I was really into plants and animals and mushrooms (in a non-druggy way) when I was a kid; and I would collect fungi and burrs and seedpods and flowers and leaves, but there was a whole bit there during adolescence where I wasn’t really interested. I was just into Dead Kennedys and drinking and angst and resistance and posters of Trent Reznor.
Also, I distinctly remember being a teenager who was really preoccupied with trying to make things happen a certain way. Eventually, in my early 20s, I read that DFW line about trying to engineer your fate, and now I kind of drift along and just try to make good decisions and work hard without trying to force anything. But I was also, at 19, right into drinking and smoking and putting on all those artistic-literary affectations.
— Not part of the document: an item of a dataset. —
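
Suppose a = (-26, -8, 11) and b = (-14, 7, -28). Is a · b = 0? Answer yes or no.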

I later realised that drinking and smoking actually made me a worse artist, so I scaled that rightback too. Maybe getting rid of those compulsions and preoccupations freed up some time for me to start looking at and appreciating the natural world again.
Anyway, I’m thinking about this because I sometimes see qualities of my parents surfacing in me – which is in no way a bad thing – and I am just so looking forward to heading home to the farm at the end of this week. I’m looking forward to walking through the garden with my mum while she tells me about her different plants, whether they’re happy and what lives in them; and to seeing my dad walk into the big wooden kitchen at midday, with some delicate, beautiful insect or bird cupped in his broad oil-stained palms. I’m even looking forward to hearing those goddamn cicadas for a second.
Over the past few years, I think I’ve softened my resistance against life’s inertia, which is making things a little easier. There’s a difference between working hard and struggling against reality, although both are hard fights. But anyway, being psyched on a colour-changing cactus comes with way less complications and contingencies than some of the things I fretted over when I was younger.